# How does water freeze and crystallize on a cold superhydrophobic surface?

Superhydrophobic surfaces are nano-structured to "repel" liquid water and there has been a lot of work done to understand the microscopics of wetting of these nanostructures.

What I currently am interested in understanding is wetting and freezing of water on a cold, below-freezing superhydrophobic surface.

I would expect that the ice would still have mechanical adhesion to the surface, but I don't know to what extent.

So my question is the following: How does water freeze and crystallize on a superhydrophobic surface?

I know this is a general question that would depend on the nature of how superhydrophobicity is achieved, so feel free to specifically treat a certain branch of superhydrophobic surfaces.

As acknowledged in your question, there are a large number of factors at play here. The most basic of these is that there are three fundamental mechanisms by which freezing of a droplet can initiate when in contact with a superhydrophobic surface: 1) heterogeneous nucleation where an ice freezing nucleus (IFN) is present in the water droplet, 2) heterogeneous nucleation where the superhydrophobic surface serves as the IFN, and 3) homogenous freezing of the water droplet.

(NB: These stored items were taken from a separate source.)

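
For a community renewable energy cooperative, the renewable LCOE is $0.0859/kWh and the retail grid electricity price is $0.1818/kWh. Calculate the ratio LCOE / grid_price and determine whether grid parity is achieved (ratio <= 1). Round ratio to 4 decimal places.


Compare LCOE to grid price:
  LCOE = $0.0859/kWh, Grid price = $0.1818/kWh
  Ratio = LCOE / grid_price = 0.0859 / 0.1818 = 0.4725
  Grid parity achieved (ratio <= 1)? yes

0.4725


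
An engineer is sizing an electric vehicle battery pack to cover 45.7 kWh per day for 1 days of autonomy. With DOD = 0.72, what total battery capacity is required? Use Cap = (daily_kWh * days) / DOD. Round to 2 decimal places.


Total energy needed = daily * days = 45.7 * 1 = 45.7 kWh
Account for depth of discharge:
  Cap = total_energy / DOD = 45.7 / 0.72
  Cap = 63.47 kWh

63.47


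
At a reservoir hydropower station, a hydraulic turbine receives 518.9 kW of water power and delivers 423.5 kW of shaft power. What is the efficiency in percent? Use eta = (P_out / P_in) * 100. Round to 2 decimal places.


Turbine efficiency = (output power / input power) * 100
eta = (423.5 / 518.9) * 100
eta = 81.61%

81.61


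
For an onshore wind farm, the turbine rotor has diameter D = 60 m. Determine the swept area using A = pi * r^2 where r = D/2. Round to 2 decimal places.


Compute the rotor radius:
  r = D / 2 = 60 / 2 = 30.0 m
Calculate swept area:
  A = pi * r^2 = pi * 30.0^2
  A = 2827.43 m^2

2827.43


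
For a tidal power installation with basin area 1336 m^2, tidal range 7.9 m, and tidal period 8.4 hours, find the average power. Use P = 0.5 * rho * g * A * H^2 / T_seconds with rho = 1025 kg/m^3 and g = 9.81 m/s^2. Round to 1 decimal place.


Convert period to seconds: T = 8.4 * 3600 = 30240.0 s
H^2 = 7.9^2 = 62.41
P = 0.5 * rho * g * A * H^2 / T
P = 0.5 * 1025 * 9.81 * 1336 * 62.41 / 30240.0
P = 13862.5 W

13862.5


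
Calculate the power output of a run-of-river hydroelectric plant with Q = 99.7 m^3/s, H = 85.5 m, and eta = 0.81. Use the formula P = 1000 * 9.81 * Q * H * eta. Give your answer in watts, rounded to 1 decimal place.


Apply the hydropower formula P = rho * g * Q * H * eta
rho * g = 1000 * 9.81 = 9810.0
P = 9810.0 * 99.7 * 85.5 * 0.81
P = 67735337.5 W

67735337.5


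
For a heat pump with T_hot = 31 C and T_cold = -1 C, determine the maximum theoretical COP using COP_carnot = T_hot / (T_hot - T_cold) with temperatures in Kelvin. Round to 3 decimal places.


Convert to Kelvin:
  T_hot = 31 + 273.15 = 304.15 K
  T_cold = -1 + 273.15 = 272.15 K
Apply Carnot COP formula:
  COP = T_hot_K / (T_hot_K - T_cold_K) = 304.15 / 32.0
  COP = 9.505

9.505


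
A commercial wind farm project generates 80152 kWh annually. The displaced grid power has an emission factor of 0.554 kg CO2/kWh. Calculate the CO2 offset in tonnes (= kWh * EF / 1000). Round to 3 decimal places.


CO2 offset in kg = generation * emission_factor
CO2 offset = 80152 * 0.554 = 44404.21 kg
Convert to tonnes:
  CO2 offset = 44404.21 / 1000 = 44.404 tonnes

44.404


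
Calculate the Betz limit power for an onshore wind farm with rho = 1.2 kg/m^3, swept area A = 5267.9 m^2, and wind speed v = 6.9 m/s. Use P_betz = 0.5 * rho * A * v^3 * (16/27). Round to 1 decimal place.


The Betz coefficient Cp_max = 16/27 = 0.5926
v^3 = 6.9^3 = 328.509
P_betz = 0.5 * rho * A * v^3 * Cp_max
P_betz = 0.5 * 1.2 * 5267.9 * 328.509 * 0.5926
P_betz = 615307.6 W

615307.6


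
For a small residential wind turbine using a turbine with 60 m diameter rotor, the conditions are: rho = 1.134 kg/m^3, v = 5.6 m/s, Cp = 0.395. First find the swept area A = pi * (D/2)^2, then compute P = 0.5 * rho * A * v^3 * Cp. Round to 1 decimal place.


Step 1 -- Compute swept area:
  A = pi * (D/2)^2 = pi * (60/2)^2 = 2827.43 m^2
Step 2 -- Apply wind power equation:
  P = 0.5 * rho * A * v^3 * Cp
  v^3 = 5.6^3 = 175.616
  P = 0.5 * 1.134 * 2827.43 * 175.616 * 0.395
  P = 111208.2 W

111208.2


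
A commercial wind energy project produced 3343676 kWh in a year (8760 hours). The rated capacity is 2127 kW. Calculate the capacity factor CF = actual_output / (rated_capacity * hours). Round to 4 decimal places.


Capacity factor = actual output / maximum possible output
Maximum possible = rated * hours = 2127 * 8760 = 18632520 kWh
CF = 3343676 / 18632520
CF = 0.1795

0.1795


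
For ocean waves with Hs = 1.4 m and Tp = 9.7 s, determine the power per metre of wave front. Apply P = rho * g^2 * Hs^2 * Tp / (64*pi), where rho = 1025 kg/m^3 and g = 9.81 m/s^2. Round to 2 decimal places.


Apply wave power formula:
  g^2 = 9.81^2 = 96.2361
  Hs^2 = 1.4^2 = 1.96
  Numerator = rho * g^2 * Hs^2 * Tp = 1025 * 96.2361 * 1.96 * 9.7 = 1875381.75
  Denominator = 64 * pi = 201.0619
  P = 1875381.75 / 201.0619 = 9327.38 W/m

9327.38


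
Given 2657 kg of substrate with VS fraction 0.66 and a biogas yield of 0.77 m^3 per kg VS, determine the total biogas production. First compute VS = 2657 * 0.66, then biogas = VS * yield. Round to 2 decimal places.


Compute volatile solids:
  VS = mass * VS_fraction = 2657 * 0.66 = 1753.62 kg
Calculate biogas volume:
  Biogas = VS * specific_yield = 1753.62 * 0.77
  Biogas = 1350.29 m^3

1350.29


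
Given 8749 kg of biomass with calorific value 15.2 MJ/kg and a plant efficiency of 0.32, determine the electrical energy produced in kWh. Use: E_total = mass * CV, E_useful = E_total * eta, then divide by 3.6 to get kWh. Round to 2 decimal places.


Total energy = mass * CV = 8749 * 15.2 = 132984.8 MJ
Useful energy = total * eta = 132984.8 * 0.32 = 42555.14 MJ
Convert to kWh: 42555.14 / 3.6
Useful energy = 11820.87 kWh

11820.87


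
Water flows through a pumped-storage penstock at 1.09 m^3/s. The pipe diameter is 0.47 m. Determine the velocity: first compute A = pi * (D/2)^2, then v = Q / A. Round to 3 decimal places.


Compute pipe cross-sectional area:
  A = pi * (D/2)^2 = pi * (0.47/2)^2 = 0.1735 m^2
Calculate velocity:
  v = Q / A = 1.09 / 0.1735
  v = 6.283 m/s

6.283


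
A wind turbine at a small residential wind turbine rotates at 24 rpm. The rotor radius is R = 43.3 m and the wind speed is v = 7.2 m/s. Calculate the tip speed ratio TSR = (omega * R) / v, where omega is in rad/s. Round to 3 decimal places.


Convert rotational speed to rad/s:
  omega = 24 * 2 * pi / 60 = 2.5133 rad/s
Compute tip speed:
  v_tip = omega * R = 2.5133 * 43.3 = 108.825 m/s
Tip speed ratio:
  TSR = v_tip / v_wind = 108.825 / 7.2 = 15.115

15.115


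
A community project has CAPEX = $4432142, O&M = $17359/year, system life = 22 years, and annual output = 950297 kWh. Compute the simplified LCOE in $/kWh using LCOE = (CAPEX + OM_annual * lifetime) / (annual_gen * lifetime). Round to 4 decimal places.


Total cost = CAPEX + OM * lifetime = 4432142 + 17359 * 22 = 4432142 + 381898 = 4814040
Total generation = annual * lifetime = 950297 * 22 = 20906534 kWh
LCOE = 4814040 / 20906534
LCOE = 0.2303 $/kWh

0.2303


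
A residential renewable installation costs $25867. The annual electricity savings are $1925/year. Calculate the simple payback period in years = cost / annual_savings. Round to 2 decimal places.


Simple payback period = initial cost / annual savings
Payback = 25867 / 1925
Payback = 13.44 years

13.44


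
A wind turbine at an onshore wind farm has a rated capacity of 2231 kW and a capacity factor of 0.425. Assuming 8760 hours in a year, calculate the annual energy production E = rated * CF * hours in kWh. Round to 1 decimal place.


Annual energy = rated_kW * capacity_factor * hours_per_year
Given: P_rated = 2231 kW, CF = 0.425, hours = 8760
E = 2231 * 0.425 * 8760
E = 8306013.0 kWh

8306013.0


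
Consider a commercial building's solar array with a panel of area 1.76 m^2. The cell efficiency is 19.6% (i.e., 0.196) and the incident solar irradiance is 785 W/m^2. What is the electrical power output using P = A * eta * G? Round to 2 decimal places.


Use the solar power formula P = A * eta * G.
Given: A = 1.76 m^2, eta = 0.196, G = 785 W/m^2
P = 1.76 * 0.196 * 785
P = 270.79 W

270.79


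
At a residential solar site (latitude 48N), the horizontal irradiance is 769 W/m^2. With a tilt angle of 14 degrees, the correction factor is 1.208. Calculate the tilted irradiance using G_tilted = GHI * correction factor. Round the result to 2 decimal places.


Identify the given values:
  GHI = 769 W/m^2, tilt correction factor = 1.208
Apply the formula G_tilted = GHI * factor:
  G_tilted = 769 * 1.208
  G_tilted = 928.95 W/m^2

928.95


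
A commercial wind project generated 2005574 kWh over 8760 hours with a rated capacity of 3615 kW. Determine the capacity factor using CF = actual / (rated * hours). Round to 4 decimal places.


Capacity factor = actual output / maximum possible output
Maximum possible = rated * hours = 3615 * 8760 = 31667400 kWh
CF = 2005574 / 31667400
CF = 0.0633

0.0633


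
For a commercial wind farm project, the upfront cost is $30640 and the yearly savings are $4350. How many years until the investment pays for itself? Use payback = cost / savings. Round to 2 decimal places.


Simple payback period = initial cost / annual savings
Payback = 30640 / 4350
Payback = 7.04 years

7.04


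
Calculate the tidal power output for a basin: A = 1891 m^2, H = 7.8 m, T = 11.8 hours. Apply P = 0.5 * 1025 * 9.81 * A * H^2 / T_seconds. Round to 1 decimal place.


Convert period to seconds: T = 11.8 * 3600 = 42480.0 s
H^2 = 7.8^2 = 60.84
P = 0.5 * rho * g * A * H^2 / T
P = 0.5 * 1025 * 9.81 * 1891 * 60.84 / 42480.0
P = 13616.3 W

13616.3


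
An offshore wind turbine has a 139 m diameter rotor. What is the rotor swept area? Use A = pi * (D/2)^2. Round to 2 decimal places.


Compute the rotor radius:
  r = D / 2 = 139 / 2 = 69.5 m
Calculate swept area:
  A = pi * r^2 = pi * 69.5^2
  A = 15174.68 m^2

15174.68


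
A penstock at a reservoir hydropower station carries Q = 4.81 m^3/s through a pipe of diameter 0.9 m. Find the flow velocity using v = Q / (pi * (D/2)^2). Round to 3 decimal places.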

An excellent demonstration of the first or third scenario above (it is not clear from the article which is actually the case) is given in video format from an article published in Nature$^1$. In this experiment, the water droplet is evaporatively cooled until freezing initiates at the water/air interface, and continues without adhering to the aluminum-based superhydrophobic surface.

Whether or not freezing will initiate at a superhydrophobic surface depends upon the degree of supercooling, the presence or absence of potential IFN within the water droplet, and the potential for the specific material (the superhydrophobic surface) to serve as IFN. It would seem that the latter of these would be unlikely, except that a surface being hydrophobic doesn't mean that it is equally icephobic. Basically, the more the surface resembles the crystalline structure of ice, the more likely it is to act as an IFN.